I have never worked on the customer premises, but my assumption is that one service provider runs IGP services internally - For example - OSPF or IS-IS. Now, when one service provider has to reach another service provider to communicate server on the third service provider, it will pass/transit through another ISP.
In my example - ISP-2. My question is -
Apart from multiple OSPF area's, which is to limit 50 routers per area, is it really the way internet works. You can ignore the fact that it can be IS-IS or other igp protocols within AS. In simple words, is this a kind of real topology of internet.
Next, my context based question is if this is the typical scenario, then how I can ping 220.127.116.11 from R2.
I am saying this because -
AS-100 has all their internal route information -- OSPF 1 -- it doesn't know how to reach 18.104.22.168
AS -200 has all their internal route information - OSPF 2
AS -300 has all their internal route information - OSPF 3
I have connected AS 100 with AS 200 using EBGP. Similarly, AS 200 with AS-300 . This I have done using neighbor command.

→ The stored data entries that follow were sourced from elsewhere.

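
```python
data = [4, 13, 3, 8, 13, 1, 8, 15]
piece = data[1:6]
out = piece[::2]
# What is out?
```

data has length 8. The slice data[1:6] selects indices [1, 2, 3, 4, 5] (1->13, 2->3, 3->8, 4->13, 5->1), giving [13, 3, 8, 13, 1]. So piece = [13, 3, 8, 13, 1]. piece has length 5. The slice piece[::2] selects indices [0, 2, 4] (0->13, 2->8, 4->1), giving [13, 8, 1].

[13, 8, 1]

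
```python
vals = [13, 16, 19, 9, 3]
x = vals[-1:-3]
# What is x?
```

vals has length 5. The slice vals[-1:-3] resolves to an empty index range, so the result is [].

[]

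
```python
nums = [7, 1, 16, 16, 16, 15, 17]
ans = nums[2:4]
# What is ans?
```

nums has length 7. The slice nums[2:4] selects indices [2, 3] (2->16, 3->16), giving [16, 16].

[16, 16]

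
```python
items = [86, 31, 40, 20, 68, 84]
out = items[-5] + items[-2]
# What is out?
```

items has length 6. Negative index -5 maps to positive index 6 + (-5) = 1. items[1] = 31.
items has length 6. Negative index -2 maps to positive index 6 + (-2) = 4. items[4] = 68.
Sum: 31 + 68 = 99.

99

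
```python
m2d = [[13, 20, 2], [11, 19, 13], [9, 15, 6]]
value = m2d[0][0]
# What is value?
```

m2d[0] = [13, 20, 2]. Taking column 0 of that row yields 13.

13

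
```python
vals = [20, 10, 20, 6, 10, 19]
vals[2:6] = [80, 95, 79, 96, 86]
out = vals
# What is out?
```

vals starts as [20, 10, 20, 6, 10, 19] (length 6). The slice vals[2:6] covers indices [2, 3, 4, 5] with values [20, 6, 10, 19]. Replacing that slice with [80, 95, 79, 96, 86] (different length) produces [20, 10, 80, 95, 79, 96, 86].

[20, 10, 80, 95, 79, 96, 86]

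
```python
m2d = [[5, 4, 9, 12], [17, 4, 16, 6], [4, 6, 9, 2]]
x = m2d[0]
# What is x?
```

m2d has 3 rows. Row 0 is [5, 4, 9, 12].

[5, 4, 9, 12]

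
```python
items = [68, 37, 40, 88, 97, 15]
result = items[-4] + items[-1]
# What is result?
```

items has length 6. Negative index -4 maps to positive index 6 + (-4) = 2. items[2] = 40.
items has length 6. Negative index -1 maps to positive index 6 + (-1) = 5. items[5] = 15.
Sum: 40 + 15 = 55.

55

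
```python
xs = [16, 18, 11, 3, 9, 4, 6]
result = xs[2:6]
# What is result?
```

xs has length 7. The slice xs[2:6] selects indices [2, 3, 4, 5] (2->11, 3->3, 4->9, 5->4), giving [11, 3, 9, 4].

[11, 3, 9, 4]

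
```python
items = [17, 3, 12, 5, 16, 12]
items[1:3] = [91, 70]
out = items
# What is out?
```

items starts as [17, 3, 12, 5, 16, 12] (length 6). The slice items[1:3] covers indices [1, 2] with values [3, 12]. Replacing that slice with [91, 70] (same length) produces [17, 91, 70, 5, 16, 12].

[17, 91, 70, 5, 16, 12]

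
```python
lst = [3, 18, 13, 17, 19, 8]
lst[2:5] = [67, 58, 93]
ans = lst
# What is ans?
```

lst starts as [3, 18, 13, 17, 19, 8] (length 6). The slice lst[2:5] covers indices [2, 3, 4] with values [13, 17, 19]. Replacing that slice with [67, 58, 93] (same length) produces [3, 18, 67, 58, 93, 8].

[3, 18, 67, 58, 93, 8]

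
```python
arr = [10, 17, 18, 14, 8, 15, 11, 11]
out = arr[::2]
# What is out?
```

arr has length 8. The slice arr[::2] selects indices [0, 2, 4, 6] (0->10, 2->18, 4->8, 6->11), giving [10, 18, 8, 11].

[10, 18, 8, 11]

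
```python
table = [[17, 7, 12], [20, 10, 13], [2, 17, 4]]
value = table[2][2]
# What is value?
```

table[2] = [2, 17, 4]. Taking column 2 of that row yields 4.

4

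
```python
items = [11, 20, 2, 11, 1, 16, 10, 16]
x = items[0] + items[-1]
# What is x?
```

items has length 8. items[0] = 11.
items has length 8. Negative index -1 maps to positive index 8 + (-1) = 7. items[7] = 16.
Sum: 11 + 16 = 27.

27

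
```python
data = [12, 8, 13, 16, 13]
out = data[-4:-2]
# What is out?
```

data has length 5. The slice data[-4:-2] selects indices [1, 2] (1->8, 2->13), giving [8, 13].

[8, 13]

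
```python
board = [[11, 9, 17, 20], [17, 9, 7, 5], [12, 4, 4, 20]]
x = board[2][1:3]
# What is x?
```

board[2] = [12, 4, 4, 20]. board[2] has length 4. The slice board[2][1:3] selects indices [1, 2] (1->4, 2->4), giving [4, 4].

[4, 4]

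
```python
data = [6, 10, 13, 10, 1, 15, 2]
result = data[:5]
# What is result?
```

data has length 7. The slice data[:5] selects indices [0, 1, 2, 3, 4] (0->6, 1->10, 2->13, 3->10, 4->1), giving [6, 10, 13, 10, 1].

[6, 10, 13, 10, 1]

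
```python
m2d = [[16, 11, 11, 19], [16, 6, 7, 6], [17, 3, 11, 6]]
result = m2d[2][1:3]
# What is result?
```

m2d[2] = [17, 3, 11, 6]. m2d[2] has length 4. The slice m2d[2][1:3] selects indices [1, 2] (1->3, 2->11), giving [3, 11].

[3, 11]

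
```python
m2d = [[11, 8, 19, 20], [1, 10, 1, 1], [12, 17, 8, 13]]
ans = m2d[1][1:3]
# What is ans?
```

m2d[1] = [1, 10, 1, 1]. m2d[1] has length 4. The slice m2d[1][1:3] selects indices [1, 2] (1->10, 2->1), giving [10, 1].

[10, 1]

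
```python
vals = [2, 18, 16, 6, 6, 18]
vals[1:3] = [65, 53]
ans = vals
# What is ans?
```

vals starts as [2, 18, 16, 6, 6, 18] (length 6). The slice vals[1:3] covers indices [1, 2] with values [18, 16]. Replacing that slice with [65, 53] (same length) produces [2, 65, 53, 6, 6, 18].

[2, 65, 53, 6, 6, 18]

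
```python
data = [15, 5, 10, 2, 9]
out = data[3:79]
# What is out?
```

data has length 5. The slice data[3:79] selects indices [3, 4] (3->2, 4->9), giving [2, 9].

[2, 9]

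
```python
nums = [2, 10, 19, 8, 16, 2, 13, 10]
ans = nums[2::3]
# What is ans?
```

nums has length 8. The slice nums[2::3] selects indices [2, 5] (2->19, 5->2), giving [19, 2].

[19, 2]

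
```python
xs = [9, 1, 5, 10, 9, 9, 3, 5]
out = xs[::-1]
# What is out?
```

xs has length 8. The slice xs[::-1] selects indices [7, 6, 5, 4, 3, 2, 1, 0] (7->5, 6->3, 5->9, 4->9, 3->10, 2->5, 1->1, 0->9), giving [5, 3, 9, 9, 10, 5, 1, 9].

[5, 3, 9, 9, 10, 5, 1, 9]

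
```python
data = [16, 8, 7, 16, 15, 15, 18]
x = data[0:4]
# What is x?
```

data has length 7. The slice data[0:4] selects indices [0, 1, 2, 3] (0->16, 1->8, 2->7, 3->16), giving [16, 8, 7, 16].

[16, 8, 7, 16]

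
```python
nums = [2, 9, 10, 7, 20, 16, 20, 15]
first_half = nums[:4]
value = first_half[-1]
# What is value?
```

nums has length 8. The slice nums[:4] selects indices [0, 1, 2, 3] (0->2, 1->9, 2->10, 3->7), giving [2, 9, 10, 7]. So first_half = [2, 9, 10, 7]. Then first_half[-1] = 7.

7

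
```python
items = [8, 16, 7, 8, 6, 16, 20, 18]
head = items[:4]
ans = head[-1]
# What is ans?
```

items has length 8. The slice items[:4] selects indices [0, 1, 2, 3] (0->8, 1->16, 2->7, 3->8), giving [8, 16, 7, 8]. So head = [8, 16, 7, 8]. Then head[-1] = 8.

8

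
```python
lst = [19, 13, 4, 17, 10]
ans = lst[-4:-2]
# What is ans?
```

lst has length 5. The slice lst[-4:-2] selects indices [1, 2] (1->13, 2->4), giving [13, 4].

[13, 4]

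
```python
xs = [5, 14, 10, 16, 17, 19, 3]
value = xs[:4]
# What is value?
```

xs has length 7. The slice xs[:4] selects indices [0, 1, 2, 3] (0->5, 1->14, 2->10, 3->16), giving [5, 14, 10, 16].

[5, 14, 10, 16]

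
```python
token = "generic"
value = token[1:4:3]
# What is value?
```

token has length 7. The slice token[1:4:3] selects indices [1] (1->'e'), giving 'e'.

'e'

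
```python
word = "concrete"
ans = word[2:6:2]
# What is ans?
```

word has length 8. The slice word[2:6:2] selects indices [2, 4] (2->'n', 4->'r'), giving 'nr'.

'nr'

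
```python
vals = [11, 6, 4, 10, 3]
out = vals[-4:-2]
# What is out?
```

vals has length 5. The slice vals[-4:-2] selects indices [1, 2] (1->6, 2->4), giving [6, 4].

[6, 4]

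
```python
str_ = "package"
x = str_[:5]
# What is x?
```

str_ has length 7. The slice str_[:5] selects indices [0, 1, 2, 3, 4] (0->'p', 1->'a', 2->'c', 3->'k', 4->'a'), giving 'packa'.

'packa'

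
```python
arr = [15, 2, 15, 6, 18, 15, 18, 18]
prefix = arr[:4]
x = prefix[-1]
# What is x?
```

arr has length 8. The slice arr[:4] selects indices [0, 1, 2, 3] (0->15, 1->2, 2->15, 3->6), giving [15, 2, 15, 6]. So prefix = [15, 2, 15, 6]. Then prefix[-1] = 6.

6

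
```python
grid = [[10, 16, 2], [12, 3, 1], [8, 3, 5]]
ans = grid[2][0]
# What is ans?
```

grid[2] = [8, 3, 5]. Taking column 0 of that row yields 8.

8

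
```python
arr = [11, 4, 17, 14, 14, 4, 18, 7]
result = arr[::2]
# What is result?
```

arr has length 8. The slice arr[::2] selects indices [0, 2, 4, 6] (0->11, 2->17, 4->14, 6->18), giving [11, 17, 14, 18].

[11, 17, 14, 18]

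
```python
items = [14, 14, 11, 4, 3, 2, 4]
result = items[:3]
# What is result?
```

items has length 7. The slice items[:3] selects indices [0, 1, 2] (0->14, 1->14, 2->11), giving [14, 14, 11].

[14, 14, 11]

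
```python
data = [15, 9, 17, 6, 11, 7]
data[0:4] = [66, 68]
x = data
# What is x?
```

data starts as [15, 9, 17, 6, 11, 7] (length 6). The slice data[0:4] covers indices [0, 1, 2, 3] with values [15, 9, 17, 6]. Replacing that slice with [66, 68] (different length) produces [66, 68, 11, 7].

[66, 68, 11, 7]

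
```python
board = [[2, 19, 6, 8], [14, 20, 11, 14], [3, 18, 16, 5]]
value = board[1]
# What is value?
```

board has 3 rows. Row 1 is [14, 20, 11, 14].

[14, 20, 11, 14]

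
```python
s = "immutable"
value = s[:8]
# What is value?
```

s has length 9. The slice s[:8] selects indices [0, 1, 2, 3, 4, 5, 6, 7] (0->'i', 1->'m', 2->'m', 3->'u', 4->'t', 5->'a', 6->'b', 7->'l'), giving 'immutabl'.

'immutabl'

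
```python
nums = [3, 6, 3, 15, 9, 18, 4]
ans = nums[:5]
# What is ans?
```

nums has length 7. The slice nums[:5] selects indices [0, 1, 2, 3, 4] (0->3, 1->6, 2->3, 3->15, 4->9), giving [3, 6, 3, 15, 9].

[3, 6, 3, 15, 9]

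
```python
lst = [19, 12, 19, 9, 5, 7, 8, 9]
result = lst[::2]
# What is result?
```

lst has length 8. The slice lst[::2] selects indices [0, 2, 4, 6] (0->19, 2->19, 4->5, 6->8), giving [19, 19, 5, 8].

[19, 19, 5, 8]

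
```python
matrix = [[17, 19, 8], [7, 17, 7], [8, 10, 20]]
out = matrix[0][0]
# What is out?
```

matrix[0] = [17, 19, 8]. Taking column 0 of that row yields 17.

17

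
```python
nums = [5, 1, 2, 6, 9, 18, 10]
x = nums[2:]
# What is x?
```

nums has length 7. The slice nums[2:] selects indices [2, 3, 4, 5, 6] (2->2, 3->6, 4->9, 5->18, 6->10), giving [2, 6, 9, 18, 10].

[2, 6, 9, 18, 10]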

Do I need to advertise each and every network information of ISP-2 to ISP1 and ISP-3 so that they all can communicate? If so, is it done in the same way in the real network. This will be such a tiring job to advertise each and every network information of ISPs. How can I do this automatically? I am using CISCO - GNS3 any cisco commands will help. I have explored re-distribute but I haven't understood much. Also, in the real network - if you advertise each and every routing information to other ISPs then the routing table will become so large. Do we normally do this? But, I believe if we don't do so then how can I communicate to internal network of other ISPs. So, I believe we have to do so. This means routing table will be very large. Am I correct here?